Einen gemeinsamen Vorschlag für den Finanzrahmen bis 2027 wollen die
beiden nicht vorlegen. Das überlassen sie dem EU-Ratspräsidenten
Charles Michel. Die nächste Gelegenheit für eine Einigung auf beide
Finanzfragen ist der EU-Gipfel Mitte Juli in Brüssel.

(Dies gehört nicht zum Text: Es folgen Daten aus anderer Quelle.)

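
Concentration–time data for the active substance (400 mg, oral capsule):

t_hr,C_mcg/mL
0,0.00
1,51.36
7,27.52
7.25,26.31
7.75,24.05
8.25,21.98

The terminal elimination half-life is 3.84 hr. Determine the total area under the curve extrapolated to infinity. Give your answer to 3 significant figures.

Trapezoidal AUC_0→8.25:
  [0→1]: (0.00+51.36)/2 × 1 = 25.68
  [1→7]: (51.36+27.52)/2 × 6 = 236.64
  [7→7.25]: (27.52+26.31)/2 × 0.25 = 6.72875
  [7.25→7.75]: (26.31+24.05)/2 × 0.5 = 12.59
  [7.75→8.25]: (24.05+21.98)/2 × 0.5 = 11.5075
  Sum = 293.14625 mcg/mL·hr
k_e = ln2 / t½ = 0.693147 / 3.84 = 0.1805 hr^-1
Extrapolated tail: C_last / k_e = 21.98 / 0.1805 = 121.773
AUC_0→∞ = 293.14625 + 121.773 = 414.91925 mcg/mL·hr

AUC = 415 mcg/mL·hr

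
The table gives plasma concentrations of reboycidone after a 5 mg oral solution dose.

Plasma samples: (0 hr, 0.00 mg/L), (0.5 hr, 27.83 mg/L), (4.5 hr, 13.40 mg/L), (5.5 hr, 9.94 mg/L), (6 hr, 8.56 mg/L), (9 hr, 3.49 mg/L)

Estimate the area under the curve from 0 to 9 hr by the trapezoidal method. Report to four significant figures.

AUC = 123.8 mg/L·hr

Trapezoidal AUC_0→9:
  [0→0.5]: (0.00+27.83)/2 × 0.5 = 6.9575
  [0.5→4.5]: (27.83+13.40)/2 × 4 = 82.46
  [4.5→5.5]: (13.40+9.94)/2 × 1 = 11.67
  [5.5→6]: (9.94+8.56)/2 × 0.5 = 4.625
  [6→9]: (8.56+3.49)/2 × 3 = 18.075
  Sum = 123.7875 mg/L·hr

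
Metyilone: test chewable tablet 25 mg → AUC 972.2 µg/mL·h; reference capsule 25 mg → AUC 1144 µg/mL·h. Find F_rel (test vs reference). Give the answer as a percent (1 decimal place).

F_rel = 85.0%

F_rel = (AUC_test/D_test) / (AUC_ref/D_ref)
      = (972.2/25) / (1144/25)
      = 38.888 / 45.76 = 0.8498 = 84.98%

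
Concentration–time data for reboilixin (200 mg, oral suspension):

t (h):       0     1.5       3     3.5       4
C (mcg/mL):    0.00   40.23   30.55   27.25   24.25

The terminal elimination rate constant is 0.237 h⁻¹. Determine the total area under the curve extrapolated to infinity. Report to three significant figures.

AUC = 213 mcg/mL·h

Trapezoidal AUC_0→4:
  [0→1.5]: (0.00+40.23)/2 × 1.5 = 30.1725
  [1.5→3]: (40.23+30.55)/2 × 1.5 = 53.085
  [3→3.5]: (30.55+27.25)/2 × 0.5 = 14.45
  [3.5→4]: (27.25+24.25)/2 × 0.5 = 12.875
  Sum = 110.5825 mcg/mL·h
Extrapolated tail: C_last / k_e = 24.25 / 0.237 = 102.321
AUC_0→∞ = 110.5825 + 102.321 = 212.9035 mcg/mL·h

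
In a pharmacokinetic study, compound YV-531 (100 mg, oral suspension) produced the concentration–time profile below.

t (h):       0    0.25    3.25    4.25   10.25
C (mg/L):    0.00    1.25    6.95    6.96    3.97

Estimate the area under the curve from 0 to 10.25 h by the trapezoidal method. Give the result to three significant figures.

Trapezoidal AUC_0→10.25:
  [0→0.25]: (0.00+1.25)/2 × 0.25 = 0.15625
  [0.25→3.25]: (1.25+6.95)/2 × 3 = 12.3
  [3.25→4.25]: (6.95+6.96)/2 × 1 = 6.955
  [4.25→10.25]: (6.96+3.97)/2 × 6 = 32.79
  Sum = 52.20125 mg/L·h

AUC = 52.2 mg/L·h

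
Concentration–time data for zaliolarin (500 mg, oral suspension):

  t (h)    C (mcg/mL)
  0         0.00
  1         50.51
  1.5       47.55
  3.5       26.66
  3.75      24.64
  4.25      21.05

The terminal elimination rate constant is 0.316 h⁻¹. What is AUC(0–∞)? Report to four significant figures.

AUC = 208.4 mcg/mL·h

Trapezoidal AUC_0→4.25:
  [0→1]: (0.00+50.51)/2 × 1 = 25.255
  [1→1.5]: (50.51+47.55)/2 × 0.5 = 24.515
  [1.5→3.5]: (47.55+26.66)/2 × 2 = 74.21
  [3.5→3.75]: (26.66+24.64)/2 × 0.25 = 6.4125
  [3.75→4.25]: (24.64+21.05)/2 × 0.5 = 11.4225
  Sum = 141.815 mcg/mL·h
Extrapolated tail: C_last / k_e = 21.05 / 0.316 = 66.614
AUC_0→∞ = 141.815 + 66.614 = 208.429 mcg/mL·h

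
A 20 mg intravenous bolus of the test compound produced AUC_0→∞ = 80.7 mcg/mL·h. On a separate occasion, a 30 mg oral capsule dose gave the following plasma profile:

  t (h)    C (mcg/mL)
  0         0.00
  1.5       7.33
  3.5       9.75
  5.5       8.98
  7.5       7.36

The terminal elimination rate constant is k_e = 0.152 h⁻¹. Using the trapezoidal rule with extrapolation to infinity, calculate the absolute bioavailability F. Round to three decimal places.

F = 0.876

Trapezoidal AUC_0→7.5 (oral capsule):
  [0→1.5]: (0.00+7.33)/2 × 1.5 = 5.4975
  [1.5→3.5]: (7.33+9.75)/2 × 2 = 17.08
  [3.5→5.5]: (9.75+8.98)/2 × 2 = 18.73
  [5.5→7.5]: (8.98+7.36)/2 × 2 = 16.34
  Sum = 57.6475 mcg/mL·h
Tail: C_last/k_e = 7.36/0.152 = 48.421
AUC_0→∞ (oral capsule) = 57.6475 + 48.421 = 106.0685 mcg/mL·h
F = (AUC_ev/D_ev)/(AUC_iv/D_iv) = (106.0685/30)/(80.7/20) = 3.53562/4.035 = 0.8762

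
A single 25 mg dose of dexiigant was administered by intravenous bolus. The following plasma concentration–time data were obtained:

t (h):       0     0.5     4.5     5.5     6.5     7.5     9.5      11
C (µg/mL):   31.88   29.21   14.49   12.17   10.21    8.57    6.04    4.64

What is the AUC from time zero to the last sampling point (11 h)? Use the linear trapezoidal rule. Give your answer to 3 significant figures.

AUC = 159 µg/mL·h

Trapezoidal AUC_0→11:
  [0→0.5]: (31.88+29.21)/2 × 0.5 = 15.2725
  [0.5→4.5]: (29.21+14.49)/2 × 4 = 87.4
  [4.5→5.5]: (14.49+12.17)/2 × 1 = 13.33
  [5.5→6.5]: (12.17+10.21)/2 × 1 = 11.19
  [6.5→7.5]: (10.21+8.57)/2 × 1 = 9.39
  [7.5→9.5]: (8.57+6.04)/2 × 2 = 14.61
  [9.5→11]: (6.04+4.64)/2 × 1.5 = 8.01
  Sum = 159.2025 µg/mL·h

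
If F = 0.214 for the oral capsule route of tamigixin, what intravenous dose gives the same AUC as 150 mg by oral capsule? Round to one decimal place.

D_iv = 32.1 mg

Systemic exposure from an extravascular dose = F × D_ev, so the equivalent IV dose is F × D_ev.
D_iv = F × D_ev = 0.214 × 150 = 32.1 mg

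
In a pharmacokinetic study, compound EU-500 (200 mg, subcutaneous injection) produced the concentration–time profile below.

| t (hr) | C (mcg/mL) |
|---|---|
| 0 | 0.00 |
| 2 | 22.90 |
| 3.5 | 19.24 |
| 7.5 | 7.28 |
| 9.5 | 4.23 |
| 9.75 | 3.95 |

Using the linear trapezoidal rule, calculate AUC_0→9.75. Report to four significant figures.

Trapezoidal AUC_0→9.75:
  [0→2]: (0.00+22.90)/2 × 2 = 22.9
  [2→3.5]: (22.90+19.24)/2 × 1.5 = 31.605
  [3.5→7.5]: (19.24+7.28)/2 × 4 = 53.04
  [7.5→9.5]: (7.28+4.23)/2 × 2 = 11.51
  [9.5→9.75]: (4.23+3.95)/2 × 0.25 = 1.0225
  Sum = 120.0775 mcg/mL·hr

AUC = 120.1 mcg/mL·hr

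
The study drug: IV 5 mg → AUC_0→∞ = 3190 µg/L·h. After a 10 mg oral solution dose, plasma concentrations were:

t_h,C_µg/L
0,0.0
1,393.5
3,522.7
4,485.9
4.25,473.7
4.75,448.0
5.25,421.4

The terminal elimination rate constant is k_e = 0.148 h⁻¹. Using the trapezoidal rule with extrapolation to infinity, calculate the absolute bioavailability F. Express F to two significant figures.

Trapezoidal AUC_0→5.25 (oral solution):
  [0→1]: (0.0+393.5)/2 × 1 = 196.75
  [1→3]: (393.5+522.7)/2 × 2 = 916.2
  [3→4]: (522.7+485.9)/2 × 1 = 504.3
  [4→4.25]: (485.9+473.7)/2 × 0.25 = 119.95
  [4.25→4.75]: (473.7+448.0)/2 × 0.5 = 230.425
  [4.75→5.25]: (448.0+421.4)/2 × 0.5 = 217.35
  Sum = 2184.975 µg/L·h
Tail: C_last/k_e = 421.4/0.148 = 2847.297
AUC_0→∞ (oral solution) = 2184.975 + 2847.297 = 5032.272 µg/L·h
F = (AUC_ev/D_ev)/(AUC_iv/D_iv) = (5032.272/10)/(3190/5) = 503.2272/638 = 0.7888

F = 0.79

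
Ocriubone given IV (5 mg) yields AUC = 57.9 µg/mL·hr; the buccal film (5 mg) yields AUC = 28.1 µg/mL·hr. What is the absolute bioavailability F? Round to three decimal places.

F = (AUC_ev / D_ev) / (AUC_iv / D_iv)
  = (28.1/5) / (57.9/5)
  = 5.62 / 11.58 = 0.4853

F = 0.485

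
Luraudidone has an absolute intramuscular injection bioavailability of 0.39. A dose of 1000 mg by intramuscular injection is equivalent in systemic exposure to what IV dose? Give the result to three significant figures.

D_iv = 390 mg

Systemic exposure from an extravascular dose = F × D_ev, so the equivalent IV dose is F × D_ev.
D_iv = F × D_ev = 0.39 × 1000 = 390 mg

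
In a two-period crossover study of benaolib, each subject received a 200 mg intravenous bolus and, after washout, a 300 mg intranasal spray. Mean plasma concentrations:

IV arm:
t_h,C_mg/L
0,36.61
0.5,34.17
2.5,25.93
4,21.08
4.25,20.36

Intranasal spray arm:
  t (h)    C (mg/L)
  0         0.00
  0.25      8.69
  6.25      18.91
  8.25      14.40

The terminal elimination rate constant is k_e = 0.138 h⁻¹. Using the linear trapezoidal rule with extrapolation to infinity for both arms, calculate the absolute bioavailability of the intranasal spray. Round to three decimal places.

Trapezoidal AUC_0→4.25 (IV):
  [0→0.5]: (36.61+34.17)/2 × 0.5 = 17.695
  [0.5→2.5]: (34.17+25.93)/2 × 2 = 60.1
  [2.5→4]: (25.93+21.08)/2 × 1.5 = 35.2575
  [4→4.25]: (21.08+20.36)/2 × 0.25 = 5.18
  Sum = 118.2325 mg/L·h
IV tail: 20.36/0.138 = 147.536; AUC_iv,0→∞ = 118.2325 + 147.536 = 265.7685 mg/L·h
Trapezoidal AUC_0→8.25 (intranasal spray):
  [0→0.25]: (0.00+8.69)/2 × 0.25 = 1.08625
  [0.25→6.25]: (8.69+18.91)/2 × 6 = 82.8
  [6.25→8.25]: (18.91+14.40)/2 × 2 = 33.31
  Sum = 117.19625 mg/L·h
intranasal spray tail: 14.40/0.138 = 104.348; AUC_ev,0→∞ = 117.19625 + 104.348 = 221.54425 mg/L·h
F = (AUC_ev/D_ev)/(AUC_iv/D_iv) = (221.54425/300)/(265.7685/200) = 0.738481/1.3288425 = 0.5557

F = 0.556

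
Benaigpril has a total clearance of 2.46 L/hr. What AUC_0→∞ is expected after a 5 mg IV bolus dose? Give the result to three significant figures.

AUC = 2.03 mg/L·hr

AUC_0→∞ = Dose_iv / CL
        = 5 / 2.46 = 2.03252 mg/L·hr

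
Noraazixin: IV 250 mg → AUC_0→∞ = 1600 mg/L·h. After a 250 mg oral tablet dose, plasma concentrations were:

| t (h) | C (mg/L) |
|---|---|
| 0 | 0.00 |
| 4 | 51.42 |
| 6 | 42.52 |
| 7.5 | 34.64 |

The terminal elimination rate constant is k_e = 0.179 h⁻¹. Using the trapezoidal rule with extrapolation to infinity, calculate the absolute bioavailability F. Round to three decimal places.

Trapezoidal AUC_0→7.5 (oral tablet):
  [0→4]: (0.00+51.42)/2 × 4 = 102.84
  [4→6]: (51.42+42.52)/2 × 2 = 93.94
  [6→7.5]: (42.52+34.64)/2 × 1.5 = 57.87
  Sum = 254.65 mg/L·h
Tail: C_last/k_e = 34.64/0.179 = 193.520
AUC_0→∞ (oral tablet) = 254.65 + 193.520 = 448.17 mg/L·h
F = (AUC_ev/D_ev)/(AUC_iv/D_iv) = (448.17/250)/(1600/250) = 1.79268/6.4 = 0.2801

F = 0.280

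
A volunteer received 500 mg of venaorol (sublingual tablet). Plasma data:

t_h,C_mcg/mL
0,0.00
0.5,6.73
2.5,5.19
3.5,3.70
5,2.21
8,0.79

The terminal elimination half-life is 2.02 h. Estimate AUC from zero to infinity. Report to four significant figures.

AUC = 29.28 mcg/mL·h

Trapezoidal AUC_0→8:
  [0→0.5]: (0.00+6.73)/2 × 0.5 = 1.6825
  [0.5→2.5]: (6.73+5.19)/2 × 2 = 11.92
  [2.5→3.5]: (5.19+3.70)/2 × 1 = 4.445
  [3.5→5]: (3.70+2.21)/2 × 1.5 = 4.4325
  [5→8]: (2.21+0.79)/2 × 3 = 4.5
  Sum = 26.98 mcg/mL·h
k_e = ln2 / t½ = 0.693147 / 2.02 = 0.3431 h^-1
Extrapolated tail: C_last / k_e = 0.79 / 0.3431 = 2.303
AUC_0→∞ = 26.98 + 2.303 = 29.283 mcg/mL·h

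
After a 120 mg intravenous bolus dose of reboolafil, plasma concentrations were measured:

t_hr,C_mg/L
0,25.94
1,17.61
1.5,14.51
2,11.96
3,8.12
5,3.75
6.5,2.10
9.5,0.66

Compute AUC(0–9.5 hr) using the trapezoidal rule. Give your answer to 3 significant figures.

AUC = 66.9 mg/L·hr

Trapezoidal AUC_0→9.5:
  [0→1]: (25.94+17.61)/2 × 1 = 21.775
  [1→1.5]: (17.61+14.51)/2 × 0.5 = 8.03
  [1.5→2]: (14.51+11.96)/2 × 0.5 = 6.6175
  [2→3]: (11.96+8.12)/2 × 1 = 10.04
  [3→5]: (8.12+3.75)/2 × 2 = 11.87
  [5→6.5]: (3.75+2.10)/2 × 1.5 = 4.3875
  [6.5→9.5]: (2.10+0.66)/2 × 3 = 4.14
  Sum = 66.86 mg/L·hr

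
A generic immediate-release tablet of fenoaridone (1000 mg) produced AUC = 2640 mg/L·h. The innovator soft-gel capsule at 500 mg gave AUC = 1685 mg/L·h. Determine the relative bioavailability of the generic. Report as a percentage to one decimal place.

F_rel = (AUC_test/D_test) / (AUC_ref/D_ref)
      = (2640/1000) / (1685/500)
      = 2.64 / 3.37 = 0.7834 = 78.34%

F_rel = 78.3%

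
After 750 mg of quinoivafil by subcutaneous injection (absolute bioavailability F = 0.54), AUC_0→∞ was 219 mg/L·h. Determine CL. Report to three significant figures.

CL = 1.85 L/h

CL = F × Dose / AUC_0→∞
   = 0.54 × 750 / 219 = 1.84932 L/h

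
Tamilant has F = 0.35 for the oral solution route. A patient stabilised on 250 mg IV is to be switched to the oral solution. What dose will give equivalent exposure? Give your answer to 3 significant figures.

D_oral = 714 mg

For equal systemic exposure: F × D_ev = D_iv
D_ev = D_iv / F = 250 / 0.35 = 714.286 mg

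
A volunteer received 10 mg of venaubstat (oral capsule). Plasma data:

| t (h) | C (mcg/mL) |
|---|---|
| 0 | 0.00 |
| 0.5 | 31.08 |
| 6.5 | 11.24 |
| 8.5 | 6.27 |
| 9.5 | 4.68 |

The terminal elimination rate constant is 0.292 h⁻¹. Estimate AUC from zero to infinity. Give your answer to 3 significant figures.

AUC = 174 mcg/mL·h

Trapezoidal AUC_0→9.5:
  [0→0.5]: (0.00+31.08)/2 × 0.5 = 7.77
  [0.5→6.5]: (31.08+11.24)/2 × 6 = 126.96
  [6.5→8.5]: (11.24+6.27)/2 × 2 = 17.51
  [8.5→9.5]: (6.27+4.68)/2 × 1 = 5.475
  Sum = 157.715 mcg/mL·h
Extrapolated tail: C_last / k_e = 4.68 / 0.292 = 16.027
AUC_0→∞ = 157.715 + 16.027 = 173.742 mcg/mL·h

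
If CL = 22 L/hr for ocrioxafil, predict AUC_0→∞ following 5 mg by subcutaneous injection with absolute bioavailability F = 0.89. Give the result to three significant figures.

AUC_0→∞ = F × Dose / CL
        = 0.89 × 5 / 22 = 0.202273 mg/L·hr

AUC = 0.202 mg/L·hr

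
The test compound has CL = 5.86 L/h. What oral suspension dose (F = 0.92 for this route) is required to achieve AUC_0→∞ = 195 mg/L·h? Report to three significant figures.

Dose = 1240 mg

Dose = CL × AUC_0→∞ / F
     = 5.86 × 195 / 0.92 = 1242.07 mg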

Die Bundesregierung würde gerne bei diesem Gipfel mit einem
Kompromiss den Grundstein für eine erfolgreiche Präsidentschaft
legen, der ersten seit 13 Jahren. Für Merkel ist es etwa ein Jahr vor
dem Ende ihrer Amtszeit noch einmal eine Chance, sich als große
Europäerin in die Geschichtsbücher einzutragen. Mit ihrem Agieren
während der Euro-Krise und bei der Aufnahme hunderttausender
Flüchtlingen 2015 hatte sie sich den Vorwurf eingehandelt, Europa
auseinanderzudividieren.

Macrons Besuch war der erste eines ausländischen Staatschefs bei der
Kanzlerin seit dem Ausbruch der Corona-Pandemie. Zuletzt war der
portugiesische Ministerpräsident António Costa am 11. März bei ihr im

Kanzleramt. Seitdem gab es nur noch Videokonferenzen und Telefonate.
Auslandsreisen hat die Kanzlerin im Gegensatz zu Außenminister Heiko
Maas (SPD) bis heute nicht wieder unternommen.

Die Erwartungen an die deutsche Präsidentschaft sind hoch. Neben den
Finanzfragen gilt es auch den Brexit zu regeln und bei den Themen
Klimaschutz und Digitalisierung voranzukommen.